In the video, a host of a wedding party appears to ask the Chinese groom how long he has known the bride, and he replies "two months." Instead of being happy, the Uyghur woman has a sad look on her face, as if she is being coerced into the wedding.
The person who uploaded the video indicated that it was an example of forced marriages between Han Chinese men and Uyghur women that the Chinese government is implementing to assimilate the ethnic minority group in Xinjiang Province.
"After locking up all the Uyghur males in concentration camps, China is forcing Uyghur women to marry Chinese men. A genocide is taking place in the open yet the international community including Turkic and Muslim countries continue to ignore the cries of their Uyghur Muslim brothers and sisters."
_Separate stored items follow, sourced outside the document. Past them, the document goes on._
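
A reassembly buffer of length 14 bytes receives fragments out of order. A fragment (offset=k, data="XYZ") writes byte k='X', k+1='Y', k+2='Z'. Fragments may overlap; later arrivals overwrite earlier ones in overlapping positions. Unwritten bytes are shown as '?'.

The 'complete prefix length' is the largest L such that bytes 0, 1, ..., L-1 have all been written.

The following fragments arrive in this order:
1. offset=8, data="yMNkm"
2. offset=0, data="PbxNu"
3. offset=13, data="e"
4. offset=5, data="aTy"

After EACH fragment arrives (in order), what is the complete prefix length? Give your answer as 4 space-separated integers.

Answer: 0 5 5 14

Derivation:
Fragment 1: offset=8 data="yMNkm" -> buffer=????????yMNkm? -> prefix_len=0
Fragment 2: offset=0 data="PbxNu" -> buffer=PbxNu???yMNkm? -> prefix_len=5
Fragment 3: offset=13 data="e" -> buffer=PbxNu???yMNkme -> prefix_len=5
Fragment 4: offset=5 data="aTy" -> buffer=PbxNuaTyyMNkme -> prefix_len=14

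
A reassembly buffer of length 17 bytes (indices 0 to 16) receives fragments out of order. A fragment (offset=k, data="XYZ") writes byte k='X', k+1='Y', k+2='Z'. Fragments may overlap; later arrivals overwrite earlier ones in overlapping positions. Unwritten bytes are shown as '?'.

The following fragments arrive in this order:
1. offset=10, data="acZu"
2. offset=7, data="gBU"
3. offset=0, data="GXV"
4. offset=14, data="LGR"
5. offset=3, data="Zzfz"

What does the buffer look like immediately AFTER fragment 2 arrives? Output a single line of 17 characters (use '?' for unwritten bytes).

Fragment 1: offset=10 data="acZu" -> buffer=??????????acZu???
Fragment 2: offset=7 data="gBU" -> buffer=???????gBUacZu???

Answer: ???????gBUacZu???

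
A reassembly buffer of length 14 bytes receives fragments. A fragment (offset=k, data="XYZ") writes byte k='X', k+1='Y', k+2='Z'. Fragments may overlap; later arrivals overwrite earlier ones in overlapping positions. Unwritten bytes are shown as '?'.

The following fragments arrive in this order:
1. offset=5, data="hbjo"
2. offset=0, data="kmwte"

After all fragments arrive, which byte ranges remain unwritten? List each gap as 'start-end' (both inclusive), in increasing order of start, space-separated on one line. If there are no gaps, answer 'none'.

Fragment 1: offset=5 len=4
Fragment 2: offset=0 len=5
Gaps: 9-13

Answer: 9-13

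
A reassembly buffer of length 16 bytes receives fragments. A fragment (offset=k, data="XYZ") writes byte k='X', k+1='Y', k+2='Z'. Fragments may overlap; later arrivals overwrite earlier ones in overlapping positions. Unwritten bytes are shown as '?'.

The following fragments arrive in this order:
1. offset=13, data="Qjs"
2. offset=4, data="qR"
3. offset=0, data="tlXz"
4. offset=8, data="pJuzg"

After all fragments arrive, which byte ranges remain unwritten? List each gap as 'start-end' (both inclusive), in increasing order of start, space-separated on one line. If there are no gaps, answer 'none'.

Answer: 6-7

Derivation:
Fragment 1: offset=13 len=3
Fragment 2: offset=4 len=2
Fragment 3: offset=0 len=4
Fragment 4: offset=8 len=5
Gaps: 6-7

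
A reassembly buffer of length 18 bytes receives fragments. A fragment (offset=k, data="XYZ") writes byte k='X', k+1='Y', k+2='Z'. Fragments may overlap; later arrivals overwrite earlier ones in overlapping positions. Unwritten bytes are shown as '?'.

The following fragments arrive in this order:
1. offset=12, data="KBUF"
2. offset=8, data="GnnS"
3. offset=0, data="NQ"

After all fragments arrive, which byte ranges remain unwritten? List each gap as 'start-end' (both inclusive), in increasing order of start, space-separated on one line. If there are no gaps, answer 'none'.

Fragment 1: offset=12 len=4
Fragment 2: offset=8 len=4
Fragment 3: offset=0 len=2
Gaps: 2-7 16-17

Answer: 2-7 16-17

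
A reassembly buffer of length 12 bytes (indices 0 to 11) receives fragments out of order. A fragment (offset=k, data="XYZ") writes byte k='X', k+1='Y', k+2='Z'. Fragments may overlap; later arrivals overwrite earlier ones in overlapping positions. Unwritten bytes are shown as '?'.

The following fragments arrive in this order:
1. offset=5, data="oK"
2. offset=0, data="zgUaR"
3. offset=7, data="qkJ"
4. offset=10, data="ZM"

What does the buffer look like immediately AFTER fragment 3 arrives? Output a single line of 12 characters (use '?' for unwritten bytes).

Fragment 1: offset=5 data="oK" -> buffer=?????oK?????
Fragment 2: offset=0 data="zgUaR" -> buffer=zgUaRoK?????
Fragment 3: offset=7 data="qkJ" -> buffer=zgUaRoKqkJ??

Answer: zgUaRoKqkJ??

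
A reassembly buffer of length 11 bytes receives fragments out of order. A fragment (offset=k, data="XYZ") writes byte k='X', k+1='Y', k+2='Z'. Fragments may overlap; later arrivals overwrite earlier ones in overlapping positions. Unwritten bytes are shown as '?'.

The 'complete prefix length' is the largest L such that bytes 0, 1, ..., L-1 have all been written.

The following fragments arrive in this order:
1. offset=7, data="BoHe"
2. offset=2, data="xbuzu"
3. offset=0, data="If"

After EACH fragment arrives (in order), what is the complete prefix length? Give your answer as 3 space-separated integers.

Answer: 0 0 11

Derivation:
Fragment 1: offset=7 data="BoHe" -> buffer=???????BoHe -> prefix_len=0
Fragment 2: offset=2 data="xbuzu" -> buffer=??xbuzuBoHe -> prefix_len=0
Fragment 3: offset=0 data="If" -> buffer=IfxbuzuBoHe -> prefix_len=11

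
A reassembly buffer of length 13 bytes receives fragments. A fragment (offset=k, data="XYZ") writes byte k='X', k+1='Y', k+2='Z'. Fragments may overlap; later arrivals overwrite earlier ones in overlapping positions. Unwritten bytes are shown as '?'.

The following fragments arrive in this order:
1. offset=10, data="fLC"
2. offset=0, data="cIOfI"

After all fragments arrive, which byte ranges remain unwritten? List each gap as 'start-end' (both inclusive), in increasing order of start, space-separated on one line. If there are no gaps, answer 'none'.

Answer: 5-9

Derivation:
Fragment 1: offset=10 len=3
Fragment 2: offset=0 len=5
Gaps: 5-9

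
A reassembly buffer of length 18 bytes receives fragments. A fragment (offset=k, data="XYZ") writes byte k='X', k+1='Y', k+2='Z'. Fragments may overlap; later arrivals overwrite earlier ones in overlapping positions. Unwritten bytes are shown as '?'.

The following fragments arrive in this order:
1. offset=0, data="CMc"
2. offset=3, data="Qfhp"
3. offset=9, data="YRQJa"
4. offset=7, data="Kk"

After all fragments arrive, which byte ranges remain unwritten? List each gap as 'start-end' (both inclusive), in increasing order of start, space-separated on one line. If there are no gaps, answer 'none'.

Answer: 14-17

Derivation:
Fragment 1: offset=0 len=3
Fragment 2: offset=3 len=4
Fragment 3: offset=9 len=5
Fragment 4: offset=7 len=2
Gaps: 14-17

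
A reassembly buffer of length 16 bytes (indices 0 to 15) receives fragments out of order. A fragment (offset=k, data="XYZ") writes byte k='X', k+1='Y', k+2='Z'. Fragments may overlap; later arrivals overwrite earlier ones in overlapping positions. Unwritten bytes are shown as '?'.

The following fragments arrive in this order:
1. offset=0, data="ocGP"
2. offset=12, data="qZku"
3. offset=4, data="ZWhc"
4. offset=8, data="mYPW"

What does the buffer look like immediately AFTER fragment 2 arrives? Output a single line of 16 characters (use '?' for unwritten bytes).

Answer: ocGP????????qZku

Derivation:
Fragment 1: offset=0 data="ocGP" -> buffer=ocGP????????????
Fragment 2: offset=12 data="qZku" -> buffer=ocGP????????qZku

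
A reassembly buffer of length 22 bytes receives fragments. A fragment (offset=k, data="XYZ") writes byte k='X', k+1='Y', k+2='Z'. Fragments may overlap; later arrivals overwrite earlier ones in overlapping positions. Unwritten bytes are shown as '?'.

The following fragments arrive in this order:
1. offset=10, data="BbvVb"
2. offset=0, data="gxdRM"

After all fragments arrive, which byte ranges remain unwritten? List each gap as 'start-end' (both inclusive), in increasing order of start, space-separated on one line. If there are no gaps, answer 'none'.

Fragment 1: offset=10 len=5
Fragment 2: offset=0 len=5
Gaps: 5-9 15-21

Answer: 5-9 15-21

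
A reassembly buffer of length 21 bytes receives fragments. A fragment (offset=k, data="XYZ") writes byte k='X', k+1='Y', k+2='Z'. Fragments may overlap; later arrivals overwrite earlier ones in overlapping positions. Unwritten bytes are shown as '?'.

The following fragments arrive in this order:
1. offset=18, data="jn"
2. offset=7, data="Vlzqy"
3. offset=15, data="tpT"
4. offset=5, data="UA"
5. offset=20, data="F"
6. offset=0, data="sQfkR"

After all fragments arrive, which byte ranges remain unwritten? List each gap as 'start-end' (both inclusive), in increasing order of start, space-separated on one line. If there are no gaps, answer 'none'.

Answer: 12-14

Derivation:
Fragment 1: offset=18 len=2
Fragment 2: offset=7 len=5
Fragment 3: offset=15 len=3
Fragment 4: offset=5 len=2
Fragment 5: offset=20 len=1
Fragment 6: offset=0 len=5
Gaps: 12-14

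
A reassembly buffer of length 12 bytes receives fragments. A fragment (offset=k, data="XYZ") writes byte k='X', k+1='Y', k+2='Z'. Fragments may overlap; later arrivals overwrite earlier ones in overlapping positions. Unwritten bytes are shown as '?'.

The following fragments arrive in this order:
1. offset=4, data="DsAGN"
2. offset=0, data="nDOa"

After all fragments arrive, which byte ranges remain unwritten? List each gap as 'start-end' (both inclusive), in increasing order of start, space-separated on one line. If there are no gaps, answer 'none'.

Answer: 9-11

Derivation:
Fragment 1: offset=4 len=5
Fragment 2: offset=0 len=4
Gaps: 9-11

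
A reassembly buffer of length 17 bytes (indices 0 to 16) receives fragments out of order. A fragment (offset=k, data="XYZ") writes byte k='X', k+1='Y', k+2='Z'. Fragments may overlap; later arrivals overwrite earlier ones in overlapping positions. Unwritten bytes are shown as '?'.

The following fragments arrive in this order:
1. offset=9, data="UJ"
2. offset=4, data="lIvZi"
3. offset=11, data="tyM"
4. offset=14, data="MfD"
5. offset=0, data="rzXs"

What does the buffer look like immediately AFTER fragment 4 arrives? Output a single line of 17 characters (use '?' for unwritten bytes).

Answer: ????lIvZiUJtyMMfD

Derivation:
Fragment 1: offset=9 data="UJ" -> buffer=?????????UJ??????
Fragment 2: offset=4 data="lIvZi" -> buffer=????lIvZiUJ??????
Fragment 3: offset=11 data="tyM" -> buffer=????lIvZiUJtyM???
Fragment 4: offset=14 data="MfD" -> buffer=????lIvZiUJtyMMfD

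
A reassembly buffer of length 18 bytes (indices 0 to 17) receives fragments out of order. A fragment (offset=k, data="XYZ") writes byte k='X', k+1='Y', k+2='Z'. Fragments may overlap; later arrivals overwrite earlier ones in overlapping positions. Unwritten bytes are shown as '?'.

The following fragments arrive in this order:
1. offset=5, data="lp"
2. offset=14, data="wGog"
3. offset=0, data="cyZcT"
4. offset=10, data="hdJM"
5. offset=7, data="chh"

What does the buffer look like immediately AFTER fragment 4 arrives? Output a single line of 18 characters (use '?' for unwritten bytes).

Answer: cyZcTlp???hdJMwGog

Derivation:
Fragment 1: offset=5 data="lp" -> buffer=?????lp???????????
Fragment 2: offset=14 data="wGog" -> buffer=?????lp???????wGog
Fragment 3: offset=0 data="cyZcT" -> buffer=cyZcTlp???????wGog
Fragment 4: offset=10 data="hdJM" -> buffer=cyZcTlp???hdJMwGog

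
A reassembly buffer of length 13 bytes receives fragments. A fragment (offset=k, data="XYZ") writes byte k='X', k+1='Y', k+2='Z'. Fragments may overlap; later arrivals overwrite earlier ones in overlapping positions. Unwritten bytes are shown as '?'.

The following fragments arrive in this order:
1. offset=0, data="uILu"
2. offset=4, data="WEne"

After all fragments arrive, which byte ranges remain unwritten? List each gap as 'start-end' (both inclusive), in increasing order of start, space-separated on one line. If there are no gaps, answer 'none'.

Fragment 1: offset=0 len=4
Fragment 2: offset=4 len=4
Gaps: 8-12

Answer: 8-12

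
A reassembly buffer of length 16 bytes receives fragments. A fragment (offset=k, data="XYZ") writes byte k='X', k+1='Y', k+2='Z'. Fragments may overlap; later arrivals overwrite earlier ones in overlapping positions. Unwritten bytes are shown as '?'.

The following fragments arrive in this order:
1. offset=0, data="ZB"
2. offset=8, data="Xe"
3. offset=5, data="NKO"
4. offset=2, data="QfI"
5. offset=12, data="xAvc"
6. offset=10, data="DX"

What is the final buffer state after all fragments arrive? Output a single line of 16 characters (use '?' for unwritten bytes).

Answer: ZBQfINKOXeDXxAvc

Derivation:
Fragment 1: offset=0 data="ZB" -> buffer=ZB??????????????
Fragment 2: offset=8 data="Xe" -> buffer=ZB??????Xe??????
Fragment 3: offset=5 data="NKO" -> buffer=ZB???NKOXe??????
Fragment 4: offset=2 data="QfI" -> buffer=ZBQfINKOXe??????
Fragment 5: offset=12 data="xAvc" -> buffer=ZBQfINKOXe??xAvc
Fragment 6: offset=10 data="DX" -> buffer=ZBQfINKOXeDXxAvc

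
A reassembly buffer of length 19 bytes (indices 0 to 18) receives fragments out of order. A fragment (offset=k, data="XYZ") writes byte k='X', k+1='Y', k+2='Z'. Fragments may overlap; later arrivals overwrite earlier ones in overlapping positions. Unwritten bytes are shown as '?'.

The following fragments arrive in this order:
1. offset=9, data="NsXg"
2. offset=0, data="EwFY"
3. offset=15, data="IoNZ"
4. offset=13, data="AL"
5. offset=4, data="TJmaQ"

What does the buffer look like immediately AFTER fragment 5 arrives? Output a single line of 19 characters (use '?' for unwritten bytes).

Fragment 1: offset=9 data="NsXg" -> buffer=?????????NsXg??????
Fragment 2: offset=0 data="EwFY" -> buffer=EwFY?????NsXg??????
Fragment 3: offset=15 data="IoNZ" -> buffer=EwFY?????NsXg??IoNZ
Fragment 4: offset=13 data="AL" -> buffer=EwFY?????NsXgALIoNZ
Fragment 5: offset=4 data="TJmaQ" -> buffer=EwFYTJmaQNsXgALIoNZ

Answer: EwFYTJmaQNsXgALIoNZ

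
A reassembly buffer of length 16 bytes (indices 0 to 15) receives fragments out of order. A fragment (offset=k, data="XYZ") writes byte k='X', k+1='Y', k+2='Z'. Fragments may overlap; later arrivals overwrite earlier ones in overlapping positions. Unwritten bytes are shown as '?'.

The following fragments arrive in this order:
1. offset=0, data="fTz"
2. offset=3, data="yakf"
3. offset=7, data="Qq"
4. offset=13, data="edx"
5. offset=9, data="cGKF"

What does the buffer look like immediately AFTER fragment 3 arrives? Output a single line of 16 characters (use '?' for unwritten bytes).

Answer: fTzyakfQq???????

Derivation:
Fragment 1: offset=0 data="fTz" -> buffer=fTz?????????????
Fragment 2: offset=3 data="yakf" -> buffer=fTzyakf?????????
Fragment 3: offset=7 data="Qq" -> buffer=fTzyakfQq???????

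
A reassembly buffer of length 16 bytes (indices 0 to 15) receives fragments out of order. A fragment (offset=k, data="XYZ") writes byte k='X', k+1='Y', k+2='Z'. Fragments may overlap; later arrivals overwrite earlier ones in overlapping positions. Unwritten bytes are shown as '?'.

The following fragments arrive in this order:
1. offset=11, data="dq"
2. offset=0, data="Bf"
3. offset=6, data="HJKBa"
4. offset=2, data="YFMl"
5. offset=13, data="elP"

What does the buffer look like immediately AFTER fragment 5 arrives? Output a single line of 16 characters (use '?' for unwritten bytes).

Answer: BfYFMlHJKBadqelP

Derivation:
Fragment 1: offset=11 data="dq" -> buffer=???????????dq???
Fragment 2: offset=0 data="Bf" -> buffer=Bf?????????dq???
Fragment 3: offset=6 data="HJKBa" -> buffer=Bf????HJKBadq???
Fragment 4: offset=2 data="YFMl" -> buffer=BfYFMlHJKBadq???
Fragment 5: offset=13 data="elP" -> buffer=BfYFMlHJKBadqelP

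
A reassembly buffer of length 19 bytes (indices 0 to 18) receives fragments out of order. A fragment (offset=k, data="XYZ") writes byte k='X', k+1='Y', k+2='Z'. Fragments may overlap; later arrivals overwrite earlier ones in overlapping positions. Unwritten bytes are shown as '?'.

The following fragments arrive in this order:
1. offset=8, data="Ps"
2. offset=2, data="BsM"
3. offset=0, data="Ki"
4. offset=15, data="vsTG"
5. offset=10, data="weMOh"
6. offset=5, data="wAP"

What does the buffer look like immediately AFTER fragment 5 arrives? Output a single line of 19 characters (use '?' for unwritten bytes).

Answer: KiBsM???PsweMOhvsTG

Derivation:
Fragment 1: offset=8 data="Ps" -> buffer=????????Ps?????????
Fragment 2: offset=2 data="BsM" -> buffer=??BsM???Ps?????????
Fragment 3: offset=0 data="Ki" -> buffer=KiBsM???Ps?????????
Fragment 4: offset=15 data="vsTG" -> buffer=KiBsM???Ps?????vsTG
Fragment 5: offset=10 data="weMOh" -> buffer=KiBsM???PsweMOhvsTG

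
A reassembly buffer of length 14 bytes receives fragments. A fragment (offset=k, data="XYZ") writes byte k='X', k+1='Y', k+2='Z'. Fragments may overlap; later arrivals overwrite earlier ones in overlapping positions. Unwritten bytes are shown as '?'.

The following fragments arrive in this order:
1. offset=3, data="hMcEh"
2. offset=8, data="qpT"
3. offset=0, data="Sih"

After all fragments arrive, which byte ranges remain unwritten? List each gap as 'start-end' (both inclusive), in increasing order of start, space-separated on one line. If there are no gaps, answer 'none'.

Answer: 11-13

Derivation:
Fragment 1: offset=3 len=5
Fragment 2: offset=8 len=3
Fragment 3: offset=0 len=3
Gaps: 11-13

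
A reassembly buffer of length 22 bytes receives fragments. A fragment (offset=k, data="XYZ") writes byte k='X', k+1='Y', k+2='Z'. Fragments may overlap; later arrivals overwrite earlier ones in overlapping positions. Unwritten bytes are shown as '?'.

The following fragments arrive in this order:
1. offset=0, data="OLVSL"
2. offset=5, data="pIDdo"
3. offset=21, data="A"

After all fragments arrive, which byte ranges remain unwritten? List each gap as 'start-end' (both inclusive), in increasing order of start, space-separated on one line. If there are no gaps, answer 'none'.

Answer: 10-20

Derivation:
Fragment 1: offset=0 len=5
Fragment 2: offset=5 len=5
Fragment 3: offset=21 len=1
Gaps: 10-20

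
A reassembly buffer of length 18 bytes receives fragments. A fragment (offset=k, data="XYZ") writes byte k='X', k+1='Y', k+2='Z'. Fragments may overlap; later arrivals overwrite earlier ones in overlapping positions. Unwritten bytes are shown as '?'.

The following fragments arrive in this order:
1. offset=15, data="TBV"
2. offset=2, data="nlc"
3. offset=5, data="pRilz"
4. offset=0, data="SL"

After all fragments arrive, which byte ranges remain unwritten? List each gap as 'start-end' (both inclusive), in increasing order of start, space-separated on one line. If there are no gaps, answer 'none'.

Fragment 1: offset=15 len=3
Fragment 2: offset=2 len=3
Fragment 3: offset=5 len=5
Fragment 4: offset=0 len=2
Gaps: 10-14

Answer: 10-14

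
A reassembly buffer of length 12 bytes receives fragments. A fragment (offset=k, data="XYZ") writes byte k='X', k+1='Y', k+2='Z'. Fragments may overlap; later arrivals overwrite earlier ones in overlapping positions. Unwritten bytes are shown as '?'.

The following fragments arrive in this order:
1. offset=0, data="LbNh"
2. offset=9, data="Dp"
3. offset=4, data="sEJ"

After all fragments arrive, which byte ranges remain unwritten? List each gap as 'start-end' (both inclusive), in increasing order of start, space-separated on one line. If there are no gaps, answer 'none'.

Answer: 7-8 11-11

Derivation:
Fragment 1: offset=0 len=4
Fragment 2: offset=9 len=2
Fragment 3: offset=4 len=3
Gaps: 7-8 11-11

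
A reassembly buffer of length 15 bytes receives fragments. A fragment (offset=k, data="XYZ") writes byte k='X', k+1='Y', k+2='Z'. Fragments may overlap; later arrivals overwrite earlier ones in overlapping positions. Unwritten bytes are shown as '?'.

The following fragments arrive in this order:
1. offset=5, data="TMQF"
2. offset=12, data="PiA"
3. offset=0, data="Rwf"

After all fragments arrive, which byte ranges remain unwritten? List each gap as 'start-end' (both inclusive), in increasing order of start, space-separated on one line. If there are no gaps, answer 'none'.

Fragment 1: offset=5 len=4
Fragment 2: offset=12 len=3
Fragment 3: offset=0 len=3
Gaps: 3-4 9-11

Answer: 3-4 9-11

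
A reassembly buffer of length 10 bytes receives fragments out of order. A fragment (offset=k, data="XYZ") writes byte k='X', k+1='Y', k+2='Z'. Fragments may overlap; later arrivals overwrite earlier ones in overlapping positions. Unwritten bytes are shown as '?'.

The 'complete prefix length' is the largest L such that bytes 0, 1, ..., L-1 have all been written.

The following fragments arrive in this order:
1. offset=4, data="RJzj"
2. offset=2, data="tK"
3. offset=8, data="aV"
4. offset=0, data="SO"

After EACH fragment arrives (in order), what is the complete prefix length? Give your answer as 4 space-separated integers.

Fragment 1: offset=4 data="RJzj" -> buffer=????RJzj?? -> prefix_len=0
Fragment 2: offset=2 data="tK" -> buffer=??tKRJzj?? -> prefix_len=0
Fragment 3: offset=8 data="aV" -> buffer=??tKRJzjaV -> prefix_len=0
Fragment 4: offset=0 data="SO" -> buffer=SOtKRJzjaV -> prefix_len=10

Answer: 0 0 0 10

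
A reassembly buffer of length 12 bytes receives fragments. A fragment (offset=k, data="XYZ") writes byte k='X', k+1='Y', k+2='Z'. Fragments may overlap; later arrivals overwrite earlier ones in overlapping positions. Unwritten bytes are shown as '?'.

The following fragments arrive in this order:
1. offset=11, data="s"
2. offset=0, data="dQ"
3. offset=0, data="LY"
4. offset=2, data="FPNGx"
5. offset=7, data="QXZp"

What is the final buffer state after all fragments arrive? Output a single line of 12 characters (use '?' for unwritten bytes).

Answer: LYFPNGxQXZps

Derivation:
Fragment 1: offset=11 data="s" -> buffer=???????????s
Fragment 2: offset=0 data="dQ" -> buffer=dQ?????????s
Fragment 3: offset=0 data="LY" -> buffer=LY?????????s
Fragment 4: offset=2 data="FPNGx" -> buffer=LYFPNGx????s
Fragment 5: offset=7 data="QXZp" -> buffer=LYFPNGxQXZps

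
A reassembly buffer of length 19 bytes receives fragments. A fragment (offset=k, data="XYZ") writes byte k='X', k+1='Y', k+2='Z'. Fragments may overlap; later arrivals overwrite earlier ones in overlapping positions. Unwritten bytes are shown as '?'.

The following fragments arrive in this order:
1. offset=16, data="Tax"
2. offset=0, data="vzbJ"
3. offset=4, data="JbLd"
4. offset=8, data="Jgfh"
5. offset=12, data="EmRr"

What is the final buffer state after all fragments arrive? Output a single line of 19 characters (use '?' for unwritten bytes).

Answer: vzbJJbLdJgfhEmRrTax

Derivation:
Fragment 1: offset=16 data="Tax" -> buffer=????????????????Tax
Fragment 2: offset=0 data="vzbJ" -> buffer=vzbJ????????????Tax
Fragment 3: offset=4 data="JbLd" -> buffer=vzbJJbLd????????Tax
Fragment 4: offset=8 data="Jgfh" -> buffer=vzbJJbLdJgfh????Tax
Fragment 5: offset=12 data="EmRr" -> buffer=vzbJJbLdJgfhEmRrTax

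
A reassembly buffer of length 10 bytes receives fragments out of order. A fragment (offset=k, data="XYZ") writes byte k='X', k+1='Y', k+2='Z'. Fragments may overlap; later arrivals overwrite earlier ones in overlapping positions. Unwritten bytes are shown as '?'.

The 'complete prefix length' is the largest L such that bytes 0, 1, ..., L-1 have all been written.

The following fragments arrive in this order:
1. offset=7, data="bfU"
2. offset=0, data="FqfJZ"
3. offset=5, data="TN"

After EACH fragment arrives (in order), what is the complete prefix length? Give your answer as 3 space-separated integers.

Fragment 1: offset=7 data="bfU" -> buffer=???????bfU -> prefix_len=0
Fragment 2: offset=0 data="FqfJZ" -> buffer=FqfJZ??bfU -> prefix_len=5
Fragment 3: offset=5 data="TN" -> buffer=FqfJZTNbfU -> prefix_len=10

Answer: 0 5 10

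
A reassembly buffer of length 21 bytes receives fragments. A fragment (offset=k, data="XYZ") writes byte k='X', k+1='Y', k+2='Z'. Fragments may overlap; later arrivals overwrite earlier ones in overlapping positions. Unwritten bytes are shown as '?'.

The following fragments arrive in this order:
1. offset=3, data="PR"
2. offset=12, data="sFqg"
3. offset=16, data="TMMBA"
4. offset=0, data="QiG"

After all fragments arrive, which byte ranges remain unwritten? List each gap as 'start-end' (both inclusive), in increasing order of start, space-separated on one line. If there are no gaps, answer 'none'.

Answer: 5-11

Derivation:
Fragment 1: offset=3 len=2
Fragment 2: offset=12 len=4
Fragment 3: offset=16 len=5
Fragment 4: offset=0 len=3
Gaps: 5-11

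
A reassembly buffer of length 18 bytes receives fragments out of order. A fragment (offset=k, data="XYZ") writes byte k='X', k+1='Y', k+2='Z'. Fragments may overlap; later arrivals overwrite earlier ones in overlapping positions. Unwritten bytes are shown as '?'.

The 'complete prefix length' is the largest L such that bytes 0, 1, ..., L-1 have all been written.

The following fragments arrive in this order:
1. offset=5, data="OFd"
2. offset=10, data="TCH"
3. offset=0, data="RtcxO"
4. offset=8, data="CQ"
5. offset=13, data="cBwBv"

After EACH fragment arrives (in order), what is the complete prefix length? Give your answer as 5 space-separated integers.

Answer: 0 0 8 13 18

Derivation:
Fragment 1: offset=5 data="OFd" -> buffer=?????OFd?????????? -> prefix_len=0
Fragment 2: offset=10 data="TCH" -> buffer=?????OFd??TCH????? -> prefix_len=0
Fragment 3: offset=0 data="RtcxO" -> buffer=RtcxOOFd??TCH????? -> prefix_len=8
Fragment 4: offset=8 data="CQ" -> buffer=RtcxOOFdCQTCH????? -> prefix_len=13
Fragment 5: offset=13 data="cBwBv" -> buffer=RtcxOOFdCQTCHcBwBv -> prefix_len=18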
Chinese groom (left), Uyghur bride (right). (Talk to East Turkistan Facebook page)
Netizens reacted angrily on Facebook to the post:
"How can we allow the world's largest genocide to happen?"
"I think this is a very unhappy wedding."
"Where is the international organization for the protection of women's rights? How can they remain silent?"
"This is truly disgusting."
"Ironically, the German chancellor also visited China to talk about human rights."
"Even if this happened, many international human rights organizations have not taken action."
In another post dated May 27, the dissident group uploaded the image below which states that Uyghur families are forced into having their daughters marry Chinese men, while the Uyghur men are locked up in "concentration camps."
(Talk to East Turkistan Facebook page image)
In another post also uploaded on May 27, the page lists eight aspects of China's extensive assimilation policy in Xinjiang that has been underway since 1949, including Sincization of Uyghur alphabet, censorship of Uyghur books, coercion of Uyghur intellectuals to pledge loyalty to the Communist Party of China, banning of traditional clothing, criminalization of "halal" labels, assigning Han officials to Uyghur families, banning Islamic names, and destroying historic buildings in Kashgar.